We found lower levels of aP2 mRNA in subjects with T2DM as compared to obese controls. Using fluorescent staining of freshly isolated SV cells from adipose tissue for aP2, lipids, and the macrophage marker CD68, we have previously identified that aP2 is expressed in preadipocytes, immature adipocytes containing small amount of multi-locular lipid droplets, and in a small proportion of macrophages [8
]. However, in the present study, the quantification of these cellular types was not performed and thus definitive conclusion cannot be drawn. Since the gene expression of inflammatory markers TNFα and IL-6 as well as of molecules pertaining to their regulatory signaling pathways (JNK and NFκB) was similar between the groups, one cannot imply an increased amount of macrophages in the subcutaneous adipose tissue of obese T2DM vs. obese controls. Additional measurement of the expression of the preadipocyte-specific marker Pref-1 in adipose tissue showed similar levels in both groups suggesting a comparable number of preadipocytes. Together, the above observations foster the interpretation that the reduced levels of aP2 mRNA reflect either lower number of small adipocytes or decreased expression of aP2 per cell in the small adipocytes present in the SVF suggesting impaired preadipocyte differentiation. It is possible that the adipocyte hypertrophy found in T2DM may be linked to the impaired preadipocyte differentiation.

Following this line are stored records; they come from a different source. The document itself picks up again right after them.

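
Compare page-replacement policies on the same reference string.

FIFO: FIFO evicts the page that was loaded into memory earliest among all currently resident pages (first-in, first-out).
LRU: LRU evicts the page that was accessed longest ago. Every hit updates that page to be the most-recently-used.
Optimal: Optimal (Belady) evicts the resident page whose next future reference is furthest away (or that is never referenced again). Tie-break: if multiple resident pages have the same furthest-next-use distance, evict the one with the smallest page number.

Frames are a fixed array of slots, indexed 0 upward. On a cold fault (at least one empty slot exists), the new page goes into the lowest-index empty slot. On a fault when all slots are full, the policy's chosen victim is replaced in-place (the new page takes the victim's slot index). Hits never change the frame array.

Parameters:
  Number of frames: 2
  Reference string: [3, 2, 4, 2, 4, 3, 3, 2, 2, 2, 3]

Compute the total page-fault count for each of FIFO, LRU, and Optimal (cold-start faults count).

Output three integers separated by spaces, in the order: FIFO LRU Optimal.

--- FIFO ---
  step 0: ref 3 -> FAULT, frames=[3,-] (faults so far: 1)
  step 1: ref 2 -> FAULT, frames=[3,2] (faults so far: 2)
  step 2: ref 4 -> FAULT, evict 3, frames=[4,2] (faults so far: 3)
  step 3: ref 2 -> HIT, frames=[4,2] (faults so far: 3)
  step 4: ref 4 -> HIT, frames=[4,2] (faults so far: 3)
  step 5: ref 3 -> FAULT, evict 2, frames=[4,3] (faults so far: 4)
  step 6: ref 3 -> HIT, frames=[4,3] (faults so far: 4)
  step 7: ref 2 -> FAULT, evict 4, frames=[2,3] (faults so far: 5)
  step 8: ref 2 -> HIT, frames=[2,3] (faults so far: 5)
  step 9: ref 2 -> HIT, frames=[2,3] (faults so far: 5)
  step 10: ref 3 -> HIT, frames=[2,3] (faults so far: 5)
  FIFO total faults: 5
--- LRU ---
  step 0: ref 3 -> FAULT, frames=[3,-] (faults so far: 1)
  step 1: ref 2 -> FAULT, frames=[3,2] (faults so far: 2)
  step 2: ref 4 -> FAULT, evict 3, frames=[4,2] (faults so far: 3)
  step 3: ref 2 -> HIT, frames=[4,2] (faults so far: 3)
  step 4: ref 4 -> HIT, frames=[4,2] (faults so far: 3)
  step 5: ref 3 -> FAULT, evict 2, frames=[4,3] (faults so far: 4)
  step 6: ref 3 -> HIT, frames=[4,3] (faults so far: 4)
  step 7: ref 2 -> FAULT, evict 4, frames=[2,3] (faults so far: 5)
  step 8: ref 2 -> HIT, frames=[2,3] (faults so far: 5)
  step 9: ref 2 -> HIT, frames=[2,3] (faults so far: 5)
  step 10: ref 3 -> HIT, frames=[2,3] (faults so far: 5)
  LRU total faults: 5
--- Optimal ---
  step 0: ref 3 -> FAULT, frames=[3,-] (faults so far: 1)
  step 1: ref 2 -> FAULT, frames=[3,2] (faults so far: 2)
  step 2: ref 4 -> FAULT, evict 3, frames=[4,2] (faults so far: 3)
  step 3: ref 2 -> HIT, frames=[4,2] (faults so far: 3)
  step 4: ref 4 -> HIT, frames=[4,2] (faults so far: 3)
  step 5: ref 3 -> FAULT, evict 4, frames=[3,2] (faults so far: 4)
  step 6: ref 3 -> HIT, frames=[3,2] (faults so far: 4)
  step 7: ref 2 -> HIT, frames=[3,2] (faults so far: 4)
  step 8: ref 2 -> HIT, frames=[3,2] (faults so far: 4)
  step 9: ref 2 -> HIT, frames=[3,2] (faults so far: 4)
  step 10: ref 3 -> HIT, frames=[3,2] (faults so far: 4)
  Optimal total faults: 4

Answer: 5 5 4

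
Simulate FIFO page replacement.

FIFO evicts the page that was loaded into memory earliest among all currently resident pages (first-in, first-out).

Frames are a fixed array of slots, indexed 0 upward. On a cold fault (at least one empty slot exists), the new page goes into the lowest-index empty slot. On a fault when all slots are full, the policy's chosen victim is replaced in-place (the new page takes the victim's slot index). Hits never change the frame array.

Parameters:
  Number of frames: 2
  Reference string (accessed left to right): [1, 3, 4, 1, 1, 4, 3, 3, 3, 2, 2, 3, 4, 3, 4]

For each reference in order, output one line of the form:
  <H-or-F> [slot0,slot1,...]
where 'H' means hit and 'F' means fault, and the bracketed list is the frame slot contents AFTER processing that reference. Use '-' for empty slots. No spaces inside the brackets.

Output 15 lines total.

F [1,-]
F [1,3]
F [4,3]
F [4,1]
H [4,1]
H [4,1]
F [3,1]
H [3,1]
H [3,1]
F [3,2]
H [3,2]
H [3,2]
F [4,2]
F [4,3]
H [4,3]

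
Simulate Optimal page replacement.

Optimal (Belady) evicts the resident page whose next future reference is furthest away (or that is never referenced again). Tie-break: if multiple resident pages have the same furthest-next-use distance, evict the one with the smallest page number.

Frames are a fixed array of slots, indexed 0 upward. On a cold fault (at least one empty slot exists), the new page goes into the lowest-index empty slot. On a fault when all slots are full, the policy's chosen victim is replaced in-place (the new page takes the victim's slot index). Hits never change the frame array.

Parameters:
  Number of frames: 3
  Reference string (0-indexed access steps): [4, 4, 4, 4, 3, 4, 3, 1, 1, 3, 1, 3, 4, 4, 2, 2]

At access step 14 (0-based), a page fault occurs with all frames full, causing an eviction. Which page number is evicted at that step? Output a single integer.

Answer: 1

Derivation:
Step 0: ref 4 -> FAULT, frames=[4,-,-]
Step 1: ref 4 -> HIT, frames=[4,-,-]
Step 2: ref 4 -> HIT, frames=[4,-,-]
Step 3: ref 4 -> HIT, frames=[4,-,-]
Step 4: ref 3 -> FAULT, frames=[4,3,-]
Step 5: ref 4 -> HIT, frames=[4,3,-]
Step 6: ref 3 -> HIT, frames=[4,3,-]
Step 7: ref 1 -> FAULT, frames=[4,3,1]
Step 8: ref 1 -> HIT, frames=[4,3,1]
Step 9: ref 3 -> HIT, frames=[4,3,1]
Step 10: ref 1 -> HIT, frames=[4,3,1]
Step 11: ref 3 -> HIT, frames=[4,3,1]
Step 12: ref 4 -> HIT, frames=[4,3,1]
Step 13: ref 4 -> HIT, frames=[4,3,1]
Step 14: ref 2 -> FAULT, evict 1, frames=[4,3,2]
At step 14: evicted page 1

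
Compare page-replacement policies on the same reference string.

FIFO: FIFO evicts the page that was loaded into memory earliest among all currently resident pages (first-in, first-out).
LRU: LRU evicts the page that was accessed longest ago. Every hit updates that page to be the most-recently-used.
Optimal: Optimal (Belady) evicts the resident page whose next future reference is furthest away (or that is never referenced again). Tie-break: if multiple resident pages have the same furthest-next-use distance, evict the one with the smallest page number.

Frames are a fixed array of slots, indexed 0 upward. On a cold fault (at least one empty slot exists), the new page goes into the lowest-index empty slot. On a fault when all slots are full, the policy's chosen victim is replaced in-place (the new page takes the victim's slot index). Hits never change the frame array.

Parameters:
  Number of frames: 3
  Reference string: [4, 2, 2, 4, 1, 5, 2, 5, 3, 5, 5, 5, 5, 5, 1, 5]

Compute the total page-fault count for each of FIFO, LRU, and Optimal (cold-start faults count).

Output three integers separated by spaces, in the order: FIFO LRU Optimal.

Answer: 5 7 5

Derivation:
--- FIFO ---
  step 0: ref 4 -> FAULT, frames=[4,-,-] (faults so far: 1)
  step 1: ref 2 -> FAULT, frames=[4,2,-] (faults so far: 2)
  step 2: ref 2 -> HIT, frames=[4,2,-] (faults so far: 2)
  step 3: ref 4 -> HIT, frames=[4,2,-] (faults so far: 2)
  step 4: ref 1 -> FAULT, frames=[4,2,1] (faults so far: 3)
  step 5: ref 5 -> FAULT, evict 4, frames=[5,2,1] (faults so far: 4)
  step 6: ref 2 -> HIT, frames=[5,2,1] (faults so far: 4)
  step 7: ref 5 -> HIT, frames=[5,2,1] (faults so far: 4)
  step 8: ref 3 -> FAULT, evict 2, frames=[5,3,1] (faults so far: 5)
  step 9: ref 5 -> HIT, frames=[5,3,1] (faults so far: 5)
  step 10: ref 5 -> HIT, frames=[5,3,1] (faults so far: 5)
  step 11: ref 5 -> HIT, frames=[5,3,1] (faults so far: 5)
  step 12: ref 5 -> HIT, frames=[5,3,1] (faults so far: 5)
  step 13: ref 5 -> HIT, frames=[5,3,1] (faults so far: 5)
  step 14: ref 1 -> HIT, frames=[5,3,1] (faults so far: 5)
  step 15: ref 5 -> HIT, frames=[5,3,1] (faults so far: 5)
  FIFO total faults: 5
--- LRU ---
  step 0: ref 4 -> FAULT, frames=[4,-,-] (faults so far: 1)
  step 1: ref 2 -> FAULT, frames=[4,2,-] (faults so far: 2)
  step 2: ref 2 -> HIT, frames=[4,2,-] (faults so far: 2)
  step 3: ref 4 -> HIT, frames=[4,2,-] (faults so far: 2)
  step 4: ref 1 -> FAULT, frames=[4,2,1] (faults so far: 3)
  step 5: ref 5 -> FAULT, evict 2, frames=[4,5,1] (faults so far: 4)
  step 6: ref 2 -> FAULT, evict 4, frames=[2,5,1] (faults so far: 5)
  step 7: ref 5 -> HIT, frames=[2,5,1] (faults so far: 5)
  step 8: ref 3 -> FAULT, evict 1, frames=[2,5,3] (faults so far: 6)
  step 9: ref 5 -> HIT, frames=[2,5,3] (faults so far: 6)
  step 10: ref 5 -> HIT, frames=[2,5,3] (faults so far: 6)
  step 11: ref 5 -> HIT, frames=[2,5,3] (faults so far: 6)
  step 12: ref 5 -> HIT, frames=[2,5,3] (faults so far: 6)
  step 13: ref 5 -> HIT, frames=[2,5,3] (faults so far: 6)
  step 14: ref 1 -> FAULT, evict 2, frames=[1,5,3] (faults so far: 7)
  step 15: ref 5 -> HIT, frames=[1,5,3] (faults so far: 7)
  LRU total faults: 7
--- Optimal ---
  step 0: ref 4 -> FAULT, frames=[4,-,-] (faults so far: 1)
  step 1: ref 2 -> FAULT, frames=[4,2,-] (faults so far: 2)
  step 2: ref 2 -> HIT, frames=[4,2,-] (faults so far: 2)
  step 3: ref 4 -> HIT, frames=[4,2,-] (faults so far: 2)
  step 4: ref 1 -> FAULT, frames=[4,2,1] (faults so far: 3)
  step 5: ref 5 -> FAULT, evict 4, frames=[5,2,1] (faults so far: 4)
  step 6: ref 2 -> HIT, frames=[5,2,1] (faults so far: 4)
  step 7: ref 5 -> HIT, frames=[5,2,1] (faults so far: 4)
  step 8: ref 3 -> FAULT, evict 2, frames=[5,3,1] (faults so far: 5)
  step 9: ref 5 -> HIT, frames=[5,3,1] (faults so far: 5)
  step 10: ref 5 -> HIT, frames=[5,3,1] (faults so far: 5)
  step 11: ref 5 -> HIT, frames=[5,3,1] (faults so far: 5)
  step 12: ref 5 -> HIT, frames=[5,3,1] (faults so far: 5)
  step 13: ref 5 -> HIT, frames=[5,3,1] (faults so far: 5)
  step 14: ref 1 -> HIT, frames=[5,3,1] (faults so far: 5)
  step 15: ref 5 -> HIT, frames=[5,3,1] (faults so far: 5)
  Optimal total faults: 5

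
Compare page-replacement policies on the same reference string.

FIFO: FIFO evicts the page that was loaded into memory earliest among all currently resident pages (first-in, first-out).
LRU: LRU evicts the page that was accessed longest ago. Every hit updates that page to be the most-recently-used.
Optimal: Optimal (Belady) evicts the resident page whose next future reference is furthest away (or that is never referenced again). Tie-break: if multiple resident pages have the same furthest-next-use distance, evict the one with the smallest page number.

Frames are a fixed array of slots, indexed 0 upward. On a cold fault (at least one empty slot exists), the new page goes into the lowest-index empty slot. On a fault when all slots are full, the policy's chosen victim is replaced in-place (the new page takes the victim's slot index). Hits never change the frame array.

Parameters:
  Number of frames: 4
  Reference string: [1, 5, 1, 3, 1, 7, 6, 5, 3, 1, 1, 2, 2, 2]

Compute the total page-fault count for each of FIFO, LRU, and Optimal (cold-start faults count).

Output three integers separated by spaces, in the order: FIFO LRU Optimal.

--- FIFO ---
  step 0: ref 1 -> FAULT, frames=[1,-,-,-] (faults so far: 1)
  step 1: ref 5 -> FAULT, frames=[1,5,-,-] (faults so far: 2)
  step 2: ref 1 -> HIT, frames=[1,5,-,-] (faults so far: 2)
  step 3: ref 3 -> FAULT, frames=[1,5,3,-] (faults so far: 3)
  step 4: ref 1 -> HIT, frames=[1,5,3,-] (faults so far: 3)
  step 5: ref 7 -> FAULT, frames=[1,5,3,7] (faults so far: 4)
  step 6: ref 6 -> FAULT, evict 1, frames=[6,5,3,7] (faults so far: 5)
  step 7: ref 5 -> HIT, frames=[6,5,3,7] (faults so far: 5)
  step 8: ref 3 -> HIT, frames=[6,5,3,7] (faults so far: 5)
  step 9: ref 1 -> FAULT, evict 5, frames=[6,1,3,7] (faults so far: 6)
  step 10: ref 1 -> HIT, frames=[6,1,3,7] (faults so far: 6)
  step 11: ref 2 -> FAULT, evict 3, frames=[6,1,2,7] (faults so far: 7)
  step 12: ref 2 -> HIT, frames=[6,1,2,7] (faults so far: 7)
  step 13: ref 2 -> HIT, frames=[6,1,2,7] (faults so far: 7)
  FIFO total faults: 7
--- LRU ---
  step 0: ref 1 -> FAULT, frames=[1,-,-,-] (faults so far: 1)
  step 1: ref 5 -> FAULT, frames=[1,5,-,-] (faults so far: 2)
  step 2: ref 1 -> HIT, frames=[1,5,-,-] (faults so far: 2)
  step 3: ref 3 -> FAULT, frames=[1,5,3,-] (faults so far: 3)
  step 4: ref 1 -> HIT, frames=[1,5,3,-] (faults so far: 3)
  step 5: ref 7 -> FAULT, frames=[1,5,3,7] (faults so far: 4)
  step 6: ref 6 -> FAULT, evict 5, frames=[1,6,3,7] (faults so far: 5)
  step 7: ref 5 -> FAULT, evict 3, frames=[1,6,5,7] (faults so far: 6)
  step 8: ref 3 -> FAULT, evict 1, frames=[3,6,5,7] (faults so far: 7)
  step 9: ref 1 -> FAULT, evict 7, frames=[3,6,5,1] (faults so far: 8)
  step 10: ref 1 -> HIT, frames=[3,6,5,1] (faults so far: 8)
  step 11: ref 2 -> FAULT, evict 6, frames=[3,2,5,1] (faults so far: 9)
  step 12: ref 2 -> HIT, frames=[3,2,5,1] (faults so far: 9)
  step 13: ref 2 -> HIT, frames=[3,2,5,1] (faults so far: 9)
  LRU total faults: 9
--- Optimal ---
  step 0: ref 1 -> FAULT, frames=[1,-,-,-] (faults so far: 1)
  step 1: ref 5 -> FAULT, frames=[1,5,-,-] (faults so far: 2)
  step 2: ref 1 -> HIT, frames=[1,5,-,-] (faults so far: 2)
  step 3: ref 3 -> FAULT, frames=[1,5,3,-] (faults so far: 3)
  step 4: ref 1 -> HIT, frames=[1,5,3,-] (faults so far: 3)
  step 5: ref 7 -> FAULT, frames=[1,5,3,7] (faults so far: 4)
  step 6: ref 6 -> FAULT, evict 7, frames=[1,5,3,6] (faults so far: 5)
  step 7: ref 5 -> HIT, frames=[1,5,3,6] (faults so far: 5)
  step 8: ref 3 -> HIT, frames=[1,5,3,6] (faults so far: 5)
  step 9: ref 1 -> HIT, frames=[1,5,3,6] (faults so far: 5)
  step 10: ref 1 -> HIT, frames=[1,5,3,6] (faults so far: 5)
  step 11: ref 2 -> FAULT, evict 1, frames=[2,5,3,6] (faults so far: 6)
  step 12: ref 2 -> HIT, frames=[2,5,3,6] (faults so far: 6)
  step 13: ref 2 -> HIT, frames=[2,5,3,6] (faults so far: 6)
  Optimal total faults: 6

Answer: 7 9 6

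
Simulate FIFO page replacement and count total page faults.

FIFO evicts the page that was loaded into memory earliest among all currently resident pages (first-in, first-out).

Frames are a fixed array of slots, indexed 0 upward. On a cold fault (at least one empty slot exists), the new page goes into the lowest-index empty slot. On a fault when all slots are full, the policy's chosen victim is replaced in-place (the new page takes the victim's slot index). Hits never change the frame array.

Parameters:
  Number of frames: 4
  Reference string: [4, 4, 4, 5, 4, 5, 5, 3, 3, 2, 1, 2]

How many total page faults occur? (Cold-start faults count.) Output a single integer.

Step 0: ref 4 → FAULT, frames=[4,-,-,-]
Step 1: ref 4 → HIT, frames=[4,-,-,-]
Step 2: ref 4 → HIT, frames=[4,-,-,-]
Step 3: ref 5 → FAULT, frames=[4,5,-,-]
Step 4: ref 4 → HIT, frames=[4,5,-,-]
Step 5: ref 5 → HIT, frames=[4,5,-,-]
Step 6: ref 5 → HIT, frames=[4,5,-,-]
Step 7: ref 3 → FAULT, frames=[4,5,3,-]
Step 8: ref 3 → HIT, frames=[4,5,3,-]
Step 9: ref 2 → FAULT, frames=[4,5,3,2]
Step 10: ref 1 → FAULT (evict 4), frames=[1,5,3,2]
Step 11: ref 2 → HIT, frames=[1,5,3,2]
Total faults: 5

Answer: 5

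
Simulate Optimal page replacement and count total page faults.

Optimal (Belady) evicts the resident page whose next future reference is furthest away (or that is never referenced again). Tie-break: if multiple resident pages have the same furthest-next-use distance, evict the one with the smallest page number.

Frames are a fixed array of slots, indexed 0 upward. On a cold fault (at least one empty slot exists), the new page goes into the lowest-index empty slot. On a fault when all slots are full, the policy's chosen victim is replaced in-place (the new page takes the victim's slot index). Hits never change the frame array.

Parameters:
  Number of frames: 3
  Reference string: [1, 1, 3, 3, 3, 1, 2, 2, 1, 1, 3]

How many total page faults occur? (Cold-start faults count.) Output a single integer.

Step 0: ref 1 → FAULT, frames=[1,-,-]
Step 1: ref 1 → HIT, frames=[1,-,-]
Step 2: ref 3 → FAULT, frames=[1,3,-]
Step 3: ref 3 → HIT, frames=[1,3,-]
Step 4: ref 3 → HIT, frames=[1,3,-]
Step 5: ref 1 → HIT, frames=[1,3,-]
Step 6: ref 2 → FAULT, frames=[1,3,2]
Step 7: ref 2 → HIT, frames=[1,3,2]
Step 8: ref 1 → HIT, frames=[1,3,2]
Step 9: ref 1 → HIT, frames=[1,3,2]
Step 10: ref 3 → HIT, frames=[1,3,2]
Total faults: 3

Answer: 3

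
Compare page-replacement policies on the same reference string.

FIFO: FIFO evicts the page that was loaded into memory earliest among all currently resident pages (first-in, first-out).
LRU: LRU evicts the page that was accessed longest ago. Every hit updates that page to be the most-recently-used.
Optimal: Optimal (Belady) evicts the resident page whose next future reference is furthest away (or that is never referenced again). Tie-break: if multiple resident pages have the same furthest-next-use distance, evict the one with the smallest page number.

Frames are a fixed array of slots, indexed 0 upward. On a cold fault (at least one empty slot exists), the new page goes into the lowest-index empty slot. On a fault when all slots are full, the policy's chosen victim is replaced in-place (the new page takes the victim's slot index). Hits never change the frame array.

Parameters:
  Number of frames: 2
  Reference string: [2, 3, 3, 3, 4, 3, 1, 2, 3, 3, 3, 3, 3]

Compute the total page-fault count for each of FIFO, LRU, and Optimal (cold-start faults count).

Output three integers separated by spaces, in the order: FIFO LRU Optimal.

--- FIFO ---
  step 0: ref 2 -> FAULT, frames=[2,-] (faults so far: 1)
  step 1: ref 3 -> FAULT, frames=[2,3] (faults so far: 2)
  step 2: ref 3 -> HIT, frames=[2,3] (faults so far: 2)
  step 3: ref 3 -> HIT, frames=[2,3] (faults so far: 2)
  step 4: ref 4 -> FAULT, evict 2, frames=[4,3] (faults so far: 3)
  step 5: ref 3 -> HIT, frames=[4,3] (faults so far: 3)
  step 6: ref 1 -> FAULT, evict 3, frames=[4,1] (faults so far: 4)
  step 7: ref 2 -> FAULT, evict 4, frames=[2,1] (faults so far: 5)
  step 8: ref 3 -> FAULT, evict 1, frames=[2,3] (faults so far: 6)
  step 9: ref 3 -> HIT, frames=[2,3] (faults so far: 6)
  step 10: ref 3 -> HIT, frames=[2,3] (faults so far: 6)
  step 11: ref 3 -> HIT, frames=[2,3] (faults so far: 6)
  step 12: ref 3 -> HIT, frames=[2,3] (faults so far: 6)
  FIFO total faults: 6
--- LRU ---
  step 0: ref 2 -> FAULT, frames=[2,-] (faults so far: 1)
  step 1: ref 3 -> FAULT, frames=[2,3] (faults so far: 2)
  step 2: ref 3 -> HIT, frames=[2,3] (faults so far: 2)
  step 3: ref 3 -> HIT, frames=[2,3] (faults so far: 2)
  step 4: ref 4 -> FAULT, evict 2, frames=[4,3] (faults so far: 3)
  step 5: ref 3 -> HIT, frames=[4,3] (faults so far: 3)
  step 6: ref 1 -> FAULT, evict 4, frames=[1,3] (faults so far: 4)
  step 7: ref 2 -> FAULT, evict 3, frames=[1,2] (faults so far: 5)
  step 8: ref 3 -> FAULT, evict 1, frames=[3,2] (faults so far: 6)
  step 9: ref 3 -> HIT, frames=[3,2] (faults so far: 6)
  step 10: ref 3 -> HIT, frames=[3,2] (faults so far: 6)
  step 11: ref 3 -> HIT, frames=[3,2] (faults so far: 6)
  step 12: ref 3 -> HIT, frames=[3,2] (faults so far: 6)
  LRU total faults: 6
--- Optimal ---
  step 0: ref 2 -> FAULT, frames=[2,-] (faults so far: 1)
  step 1: ref 3 -> FAULT, frames=[2,3] (faults so far: 2)
  step 2: ref 3 -> HIT, frames=[2,3] (faults so far: 2)
  step 3: ref 3 -> HIT, frames=[2,3] (faults so far: 2)
  step 4: ref 4 -> FAULT, evict 2, frames=[4,3] (faults so far: 3)
  step 5: ref 3 -> HIT, frames=[4,3] (faults so far: 3)
  step 6: ref 1 -> FAULT, evict 4, frames=[1,3] (faults so far: 4)
  step 7: ref 2 -> FAULT, evict 1, frames=[2,3] (faults so far: 5)
  step 8: ref 3 -> HIT, frames=[2,3] (faults so far: 5)
  step 9: ref 3 -> HIT, frames=[2,3] (faults so far: 5)
  step 10: ref 3 -> HIT, frames=[2,3] (faults so far: 5)
  step 11: ref 3 -> HIT, frames=[2,3] (faults so far: 5)
  step 12: ref 3 -> HIT, frames=[2,3] (faults so far: 5)
  Optimal total faults: 5

Answer: 6 6 5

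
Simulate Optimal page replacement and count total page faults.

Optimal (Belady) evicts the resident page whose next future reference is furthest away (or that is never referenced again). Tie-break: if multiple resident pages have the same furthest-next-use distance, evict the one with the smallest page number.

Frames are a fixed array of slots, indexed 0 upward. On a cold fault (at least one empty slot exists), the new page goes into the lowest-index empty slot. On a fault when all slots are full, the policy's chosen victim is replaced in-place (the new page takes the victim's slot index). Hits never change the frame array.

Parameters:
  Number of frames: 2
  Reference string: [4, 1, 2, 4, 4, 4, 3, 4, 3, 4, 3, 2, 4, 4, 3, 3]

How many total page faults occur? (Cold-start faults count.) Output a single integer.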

A second finding of this study is the higher MMP2 gene expression in T2DM. Recently, Derosa et al. [9
] reported higher plasma levels of MMP2 in T2DM compared to healthy controls reflecting generalized abnormality of the extracellular matrix metabolism. An induction of the MMP2 transcription in the adipose tissue of genetically obese mice has also been reported [10
] but our finding of higher expression in T2DM, compared to obese non-diabetic subjects, is novel. MMP2 is an endopeptidase that degrades the basement membrane surrounding adipocytes and thus may facilitate hypertrophic development of adipocytes and formation of adipocyte clusters [11
]. Recent studies demonstrate a direct but inconsistent effect of MMP2 on early phases of murine preadipocyte differentiation [4
]. The negative correlation between MMP2 and aP2 gene expression in SV cells from subcutaneous adipose tissue leads us to speculate that elevated MMP2 transcript may play an inhibitory role early in the differentiation program. Alternative hypothesis is that impaired adipocyte differentiation may lead to an upregulation of MMP2 transcription. As usual, it is however impossible to imply causality from correlation analyses. Additional testing using MMP2 and its blockers in primary human preadipocyte cultures will be required.
In conclusion, the present study suggests: (1) impaired adipogenesis in T2DM and (2) a potential role of increased MMP2 transcript level in the impaired adipogenesis in T2DM.